The kicker, of course, is that Morty's intelligence is the result of having the Mega Seeds in his butt, and the side effect is losing motor skills for 72 hours, leading to Rick ranting for nearly a full minute as we pull away to the credits, "just me and you, Rick and Morty for a thousand years", and it's meant to be pretty scary, sort of? Rick Sanchez is kind of a complex character because in-universe he's kind of a toxic, assholish person, and particularly in the pilot we don't really see a whole lot of redeeming qualities about him, but from an audience's perspective he's so funny and entertaining and arguably the best part of the show. The pilot is mostly just here to establish the characters and the setting and hasn't really begun to add any sort of depth to the characters yet. It's a neat enough pilot, showing the sort of wacky sci-fi humour that was what drew me in, and establishes the dynamic between most of the family members (bar Summer). It's all right, but it's not until later episodes that the show ends up living up to its hype.
Random Notes:
- There's a lot of great background jokes in Rick and Morty episodes, and I'm not going to let those clutter up the body of the review. In this episode, my favourite bizarre and unexplained one-off joke has to be when Morty and Rick were running away from the bug cops, and then Morty accidentally inhales some green gas from an alien bong... and then breathes out a little blob that grows up into a running humanoid and then gets old and die immediately. "Don't think about it!" indeed.
- Summer appears in this episode, but she's basically a slightly-bitchy teenager that's just... there. There's the brief background mini-plot black comedy bit where Rick freezes a leather-jacket bully with a freeze gun and he ends up not fine and all and shatters to death in front of Summer, leaving her a sobbing wreck in the background.
- "Harry Herpson High School" made me giggle. I don't know why.
- The detail about Rick spending a lot of time as a celebrity in a dimension where they've cured all disease and everyone is young and hot forever is perhaps a bit long, but it's basically a fun example of the weird "don't think about it too much" random dimensions in this series.
- I really like Rick's insistence that he can do "all of the science" with the Mega Seeds, without actually explaining just what they are for and why Morty's shoving them up his bum. Knowing Rick, the seeds probably help him get high.
- There's a bit of continuity error of the bug-aliens having an interdimensional portal of their own, considering a huge plot point in the subsequent series, but my memory of seasons 2-3 is a bit foggy, so I'm not 100% sure.
- Really love the creepy aesthetic of the body-horror gross-out designs for the aliens/extra-dimensional monsters. Stand-outs include:
- The gray spider-tick monster with multiple eyes and a body that's 90% mouth that chases Rick and Morty after the speech.
- The weird background flesh-rock formation things that have eyes and pink tendrils all over them.

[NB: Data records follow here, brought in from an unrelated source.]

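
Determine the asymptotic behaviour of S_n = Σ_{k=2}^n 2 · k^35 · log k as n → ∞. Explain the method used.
S_n ~ n^36 log n / 18 − n^36 / 648

By integral comparison, S_n = ∫_1^n 2 · x^35 · log x dx + O(n^35 · log n). For the integral, ∫ x^35 log x dx = n^36 log n / 36 − n^36/1296 (integration by parts). Hence S_n ~ n^36 log n / 18 − n^36 / 648.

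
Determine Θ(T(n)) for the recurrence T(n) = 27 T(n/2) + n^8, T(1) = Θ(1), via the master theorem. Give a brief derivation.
T(n) = Θ(n^8)

log_2 27 ≈ 4.755. f(n) = n^8 dominates n^(log_2 27) since 8 > 4.755, and the regularity condition a·f(n/b) = 27·(n/2)^8 = (27/256)·n^8 ≤ c·f(n) holds with c = 27/256 ≈ 0.105 < 1. So this is Case 3: T(n) = Θ(f(n)) = Θ(n^8).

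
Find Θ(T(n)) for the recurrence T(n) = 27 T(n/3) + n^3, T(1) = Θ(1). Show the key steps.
T(n) = Θ(n^3 log n)

log_3 27 = 3, and f(n) = n^3 = Θ(n^(log_3 27)). This is Case 2 of the master theorem: T(n) = Θ(f(n) · log n) = Θ(n^3 log n).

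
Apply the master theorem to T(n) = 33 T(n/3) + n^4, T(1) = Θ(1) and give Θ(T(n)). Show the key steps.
T(n) = Θ(n^4)

log_3 33 ≈ 3.183. f(n) = n^4 dominates n^(log_3 33) since 4 > 3.183, and the regularity condition a·f(n/b) = 33·(n/3)^4 = (33/81)·n^4 ≤ c·f(n) holds with c = 33/81 ≈ 0.407 < 1. So this is Case 3: T(n) = Θ(f(n)) = Θ(n^4).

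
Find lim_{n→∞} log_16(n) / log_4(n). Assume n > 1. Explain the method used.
lim = ln(4) / ln(16) = log_16(4)

Change of base: log_16(n) = ln n / ln 16 and log_4(n) = ln n / ln 4. The ratio is (ln n / ln 16) · (ln 4 / ln n) = ln 4 / ln 16, a constant independent of n. So the limit is ln 4 / ln 16 = log_16(4).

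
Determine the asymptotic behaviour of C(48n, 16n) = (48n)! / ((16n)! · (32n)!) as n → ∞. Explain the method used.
C(48n, 16n) ~ (27/4)^(16n) · sqrt(3/(4π·16n))

Write N = 16n. Apply Stirling to each factorial:
  (3N)! ~ sqrt(2π·3N) · (3N/e)^(3N),
  N! ~ sqrt(2π N) · (N/e)^N,
  (2N)! ~ sqrt(2π·2N) · (2N/e)^(2N).
The exponential factors combine to (3N)^(3N) / (N^N · (2N)^(2N)) = 3^(3N)/2^(2N) = (3^3/2^2)^N = (27/4)^N.
The square-root prefactors combine to sqrt(2π·3N) / (sqrt(2π N)·sqrt(2π·2N)) = sqrt(3 / (2π·2·N)) = sqrt(3/(4π·16n)).
Substituting N = 16n: C(48n, 16n) ~ (27/4)^(16n) · sqrt(3/(4π·16n)).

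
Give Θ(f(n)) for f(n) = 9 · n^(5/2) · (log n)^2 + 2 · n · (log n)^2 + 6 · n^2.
f(n) ∈ Θ(n^(5/2) · (log n)^2)

Compare the terms by growth order. For large n, n^a · (log n)^b dominates n^a' · (log n)^b' iff a > a', or (a = a' and b > b'). Ranking the 3 terms shows the dominant one is 9 · n^(5/2) · (log n)^2. Hence f(n) ∈ Θ(n^(5/2) · (log n)^2).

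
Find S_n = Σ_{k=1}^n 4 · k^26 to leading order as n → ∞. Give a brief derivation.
S_n ~ 4 · n^27 / 27

By integral comparison (Euler-Maclaurin), Σ_{k=1}^n 4 · k^26 = 4 · ∫_0^n x^26 dx + O(n^26) = 4 · n^27/27 + O(n^26). (Equivalently, Faulhaber's formula gives the same leading term.)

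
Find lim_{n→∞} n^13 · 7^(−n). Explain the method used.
lim = 0

Exponentials with base > 1 dominate every fixed polynomial: for any fixed c, n^c / 7^n → 0 as n → ∞ (e.g. by the ratio test, or by writing 7^n = e^(n ln 7) and noting e^(n ln 7) / n^c → ∞). Hence n^13 · 7^(−n) = n^13 / 7^n → 0.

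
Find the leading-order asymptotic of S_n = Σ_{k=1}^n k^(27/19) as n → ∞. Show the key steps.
S_n ~ (19/46) · n^(46/19)

Integral comparison: Σ_{k=1}^n k^(27/19) = ∫_0^n x^(27/19) dx + O(n^(27/19)). The integral is n^(1 + 27/19) / (1 + 27/19) = n^((27+19)/19) / ((27+19)/19) = (19/46) · n^(46/19).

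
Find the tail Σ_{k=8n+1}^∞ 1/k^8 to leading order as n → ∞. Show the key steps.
Σ_{k>8n} 1/k^8 ~ 1/(7 · (8n)^7)

Compare to the integral: ∫_{8n}^∞ x^(−8) dx = [−x^(−7)/7]_{8n}^∞ = 1/((8−1)·(8n)^7). Euler-Maclaurin then gives
  Σ_{k>8n} 1/k^8 = ∫_{8n}^∞ dx/x^8 − 1/(2·(8n)^8) + O(1/(8n)^9).
(Equivalently this is ζ(8) − Σ_{k≤8n} 1/k^8.)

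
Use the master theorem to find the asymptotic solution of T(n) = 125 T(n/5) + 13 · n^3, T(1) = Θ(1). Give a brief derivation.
T(n) = Θ(n^3 log n)

log_5 125 = 3, and f(n) = 13 · n^3 = Θ(n^(log_5 125)). This is Case 2 of the master theorem: T(n) = Θ(f(n) · log n) = Θ(n^3 log n).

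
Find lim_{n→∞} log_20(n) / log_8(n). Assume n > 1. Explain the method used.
lim = ln(8) / ln(20) = log_20(8)

Change of base: log_20(n) = ln n / ln 20 and log_8(n) = ln n / ln 8. The ratio is (ln n / ln 20) · (ln 8 / ln n) = ln 8 / ln 20, a constant independent of n. So the limit is ln 8 / ln 20 = log_20(8).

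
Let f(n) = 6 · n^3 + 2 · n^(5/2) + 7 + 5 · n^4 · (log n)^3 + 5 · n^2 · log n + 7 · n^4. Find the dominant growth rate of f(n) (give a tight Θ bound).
f(n) ∈ Θ(n^4 · (log n)^3)

Compare the terms by growth order. For large n, n^a · (log n)^b dominates n^a' · (log n)^b' iff a > a', or (a = a' and b > b'). Ranking the 6 terms shows the dominant one is 5 · n^4 · (log n)^3. Hence f(n) ∈ Θ(n^4 · (log n)^3).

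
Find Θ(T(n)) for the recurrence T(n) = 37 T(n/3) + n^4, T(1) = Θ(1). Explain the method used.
T(n) = Θ(n^4)

log_3 37 ≈ 3.287. f(n) = n^4 dominates n^(log_3 37) since 4 > 3.287, and the regularity condition a·f(n/b) = 37·(n/3)^4 = (37/81)·n^4 ≤ c·f(n) holds with c = 37/81 ≈ 0.457 < 1. So this is Case 3: T(n) = Θ(f(n)) = Θ(n^4).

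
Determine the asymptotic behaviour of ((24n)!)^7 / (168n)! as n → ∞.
((24n)!)^7/(168n)! ~ ((2π·24n)^(6/2) / sqrt(7)) · 7^(−7·24n)  →  0

Write N = 24n. Stirling: N! ~ sqrt(2π N)(N/e)^N and (7N)! ~ sqrt(2π·7N)·(7N/e)^(7N).
  (N!)^7/(7N)! ~ (2π N)^(7/2) (N/e)^(7N) / [sqrt(2π·7N) (7N/e)^(7N)]
     = (2π N)^(7/2) / sqrt(2π·7N) · (N/(7N))^(7N)
     = (2π N)^((7−1)/2) / sqrt(7) · 7^(−7N).
Since 7^7 > 1, the factor 7^(−7N) decays exponentially, so the ratio → 0. Substituting N = 24n gives the stated form.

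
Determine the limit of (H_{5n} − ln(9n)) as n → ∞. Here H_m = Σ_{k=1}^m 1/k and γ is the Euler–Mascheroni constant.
lim = ln(5/9) + γ

By Euler-Maclaurin, H_m = ln m + γ + O(1/m). So
  H_{5n} − ln(9n) = ln(5n) + γ − ln(9n) + O(1/n)
                       = ln(5/9) + γ + O(1/n).
Hence the limit is ln(5/9) + γ.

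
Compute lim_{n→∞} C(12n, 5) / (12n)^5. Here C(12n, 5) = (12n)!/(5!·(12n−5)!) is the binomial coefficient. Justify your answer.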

Also, a flying hairy butt.
- The weird shit with a vertical mouth, saggy boobs, multiple disjointed limbs and just looks like the personification of "what the fuck".
- The giant fang-faced alien in a suit-and-tie talking to Fake Kermit.
- The giant bug-men that guard the Interdimensional Customs place are pretty neat, too, even if I definitely could do without the weird non-testicles and non-mammaries that hang down from their bodies.